4 Ağustos 2017 Cuma

FIKRALAR-39 (10 KISA FIKRA)

ADLİ TIPTA

Adli tıpta personellerden biri öldürülmüştü. Doktor onu muayene ettikten sonra bir kaza neticesi başını çarparak ölmüş diye rapor yazdı. Ve işi kapatmak istedi. Lakin raporu okuyan hademe doktor bu rapor yanlış dedi. Ona bıçağı nasıl sapladığımı çok iyi hatırlıyorum dedi.

FARKINDA DEĞİLMİŞ

Hekim suçluya sordu. Karını nasıl vurup öldürdün dedi. Suçlu hâkim bey dedi. Karımı vurduğumda içkiliydim dedi. Sarhoştum hiç farkında değildim. Hâkim karar verdi. Bu şahısın içkiliyken idam edilmesini istiyorum dedi. İdamı da fark etmemiş olur.

YOLLUK

Roketle aya gitmek üzere olan astronot yola çıkmak üzereyken sevgilisi gelerek sana yolluk getirdim dedi. Bak bethoven’ın mehtap sonatı plağını aya gittiğin de ay ışığını hatırlayıp bunu dinlersin.

SIYIRMA

Baba oğluna yemek esnasında bağırdı. Tabağını iyice sıyır dedi. Buna alışmalısın. Oğlu zaten birkaç gündür hep sıyırmakla meşgulüm kendimi sıyırmaya alıştırıyorum. Yolda da her gün arabalara çarpıp boyalarını sıyırmaya başladım.

TALEBE

Coğrafya öğretmeni derse kaldırdığı talebeye oğlum dedi. İran nesi ile meşhurdur. Talebe humeynisi ile meşguldür dedi. Ora da hümeyniler çıkar.

ANTEN UÇMUŞ

Tek kat yazlık evin damı üzerinde sopa gibi uzun süredir komşusunu kazık gibi ayakta durmuş gören diğer komşusu dayanamayarak seslenerek sordu.

ORUÇ

Biri, diğerine hayat pahalılığıyla nasıl savaşıyorsun dedi.
Diğeri, çareyi oruç tutmakta bulduğunu söyledi:
- Hem ramazanı, hem de üçayları sahursuz tutarak bütçemi ayarladım.

AZ YE DE BİR UŞAK TUT

Seyahat esnasında tanışıp arkadaş olan iki kişi arkadaşlıklarını ilerletince biri diğerine sürkli iş buyurmaya başlamış. Diğeri de nezaketini muhafaza ederek bir kaç defa kendinden yapılmasını istenenleri yerine

getirmiş.
Diğeri kendini dadısı gibi kullanmaya başlayınca iş çığırından çıkmış. Bunun üzerine kullanılan kişi isyan ederek, diğerine sormuş:
- Sen çok mu yiyorsun az mı? demiş. Karşısındaki ilkin anlayamayarak:
- Sana ne? demiş, ister az yerim ister çok yerim. Yoksa yıkayacağın bir tabak fazla mı geldi.
Bu pişkinlik karşısındakinin asabına dokunmuş:
Tabak yıkanmasa da olur, kırılsa da. Ama ben az yiyorum. Ben bir evde bir uşak tutacağım zaman hep az yerim. Böylece masraftan kısmış olurum. Eğer ev sahibi az yerse uşak da ondan görerek utanıp az yer.

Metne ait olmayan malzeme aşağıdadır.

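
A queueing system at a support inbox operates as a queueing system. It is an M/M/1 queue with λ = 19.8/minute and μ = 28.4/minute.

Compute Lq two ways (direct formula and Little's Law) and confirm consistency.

Method 1 (direct): Lq = λ²/(μ(μ-λ)) = 392.04/(28.4 × 8.60) = 1.6051

Method 2 (Little's Law):
W = 1/(μ-λ) = 1/8.60 = 0.116279
Wq = W - 1/μ = 0.116279 - 0.0352113 = 0.081068
Lq = λWq = 19.8 × 0.081068 = 1.6051 ✔ (matches Method 1)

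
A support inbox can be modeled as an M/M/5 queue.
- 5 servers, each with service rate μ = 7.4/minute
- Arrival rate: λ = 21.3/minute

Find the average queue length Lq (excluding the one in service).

Traffic intensity: ρ = λ/(cμ) = 21.3/(5×7.4) = 0.5757
Since ρ = 0.5757 < 1, system is stable.
Offered load a = λ/μ = cρ = 21.3/7.4 = 2.8784
P₀ = [ Σₙ₌₀^4 aⁿ/n! + a^5/(5!(1-ρ)) ]⁻¹
Σ = a^0/0! + a^1/1! + a^2/2! + a^3/3! + a^4/4! = 1.0000 + 2.8784 + 4.1425 + 3.9746 + 2.8601 = 14.8556
a^5/(5!(1-ρ)) = 197.5784/(120 × 0.42432) = 3.8803
P₀ = 1/(14.8556 + 3.8803) = 0.05337
Lq = P₀·a^5·ρ / (5!(1-ρ)²) = 0.053374 × 197.5784 × 0.57568 / (120 × 0.18005) = 0.2810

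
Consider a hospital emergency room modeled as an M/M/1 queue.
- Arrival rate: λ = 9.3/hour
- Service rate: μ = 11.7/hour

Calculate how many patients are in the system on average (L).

ρ = λ/μ = 9.3/11.7 = 0.7949
For M/M/1: L = λ/(μ-λ)
L = 9.3/(11.7-9.3) = 9.3/2.40
L = 3.8750 patients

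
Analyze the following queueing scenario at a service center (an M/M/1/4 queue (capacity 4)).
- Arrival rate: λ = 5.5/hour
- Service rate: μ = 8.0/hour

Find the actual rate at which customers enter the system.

ρ = λ/μ = 5.5/8.0 = 0.6875
P₀ = (1-ρ)/(1-ρ^(K+1)) = (1-0.6875)/(1-0.6875^5) = 0.3125/0.8464 = 0.3692
P_K = P₀×ρ^K = 0.3692 × 0.6875^4 = 0.3692 × 0.2234 = 0.08248
λ_eff = λ(1-P_K) = 5.5 × (1 - 0.082482) = 5.5 × 0.917518 = 5.0463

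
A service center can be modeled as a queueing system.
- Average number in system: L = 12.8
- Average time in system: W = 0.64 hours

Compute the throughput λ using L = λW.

Little's Law: L = λW, so λ = L/W
λ = 12.8/0.64 = 20.0000 customers/hour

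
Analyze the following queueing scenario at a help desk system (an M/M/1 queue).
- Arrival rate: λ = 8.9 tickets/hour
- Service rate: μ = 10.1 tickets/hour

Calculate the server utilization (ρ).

Server utilization: ρ = λ/μ
ρ = 8.9/10.1 = 0.8812
The server is busy 88.12% of the time.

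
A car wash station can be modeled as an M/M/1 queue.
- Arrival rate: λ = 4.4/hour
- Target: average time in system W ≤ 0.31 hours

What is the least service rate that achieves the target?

For M/M/1: W = 1/(μ-λ)
Need W ≤ 0.31, so 1/(μ-λ) ≤ 0.31
μ - λ ≥ 1/0.31 = 3.2258
μ ≥ 4.4 + 3.2258 = 7.6258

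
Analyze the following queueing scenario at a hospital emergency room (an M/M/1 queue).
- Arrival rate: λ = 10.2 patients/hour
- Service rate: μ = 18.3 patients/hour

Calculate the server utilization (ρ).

Server utilization: ρ = λ/μ
ρ = 10.2/18.3 = 0.5574
The server is busy 55.74% of the time.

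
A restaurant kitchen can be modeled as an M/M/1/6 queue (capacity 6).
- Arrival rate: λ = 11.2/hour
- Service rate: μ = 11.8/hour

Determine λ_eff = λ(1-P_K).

ρ = λ/μ = 11.2/11.8 = 0.94915
P₀ = (1-ρ)/(1-ρ^(K+1)) = (1-0.94915)/(1-0.94915^7) = 0.05085/0.3060 = 0.1662
P_K = P₀×ρ^K = 0.1662 × 0.94915^6 = 0.1662 × 0.7312 = 0.1215
λ_eff = λ(1-P_K) = 11.2 × (1 - 0.12149) = 11.2 × 0.87851 = 9.8393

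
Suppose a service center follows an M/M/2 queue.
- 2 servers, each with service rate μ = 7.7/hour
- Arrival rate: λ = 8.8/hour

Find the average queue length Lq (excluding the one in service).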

İki türlü de kar edilmiş olur. Bu yüzden insanlara “az ye de bir uşak tut” demişler.

TELEVİZYONCUDA

Yaşlıca bir zat, televizyonunu alarak, tamirciye götürür:
- Aman, der, şu televizyonumu bir elden geçiriver. Zira çok kötü görüntü vermeye başladı. Ne de olsa yaşlandı. Bir bakıver de biraz gençleşsin, daha iyi görüntü versin.
Tamirci televizyonu iyiden iyiye gözden geçidikten sonra televizyonun sahibine dönerek:
- Şey, der, beyim televizyonunuzun hiçbir şeyi yok. Görüntüsü gayet iyi. Siz derhal bir göz doktoruna gidip gözlerinizi baktırıverin. Yaşlanan sizin gözleriniz.

ÇİNGENELER

Çingeneler bir araya toplanmışlar birbirleriyle yarışıyorlarmış. İçlerinden biri giyindikleriyle methetmeye başlayınca içlerinden hırslanan bir ortaya çıkıp soyunmaya başlamış:
- Senin yeni entarine benim yanık tenli göğüslerimi ve vücudumu ne erkekler ne de kadınlar değişir a budala, diye yahkırdı.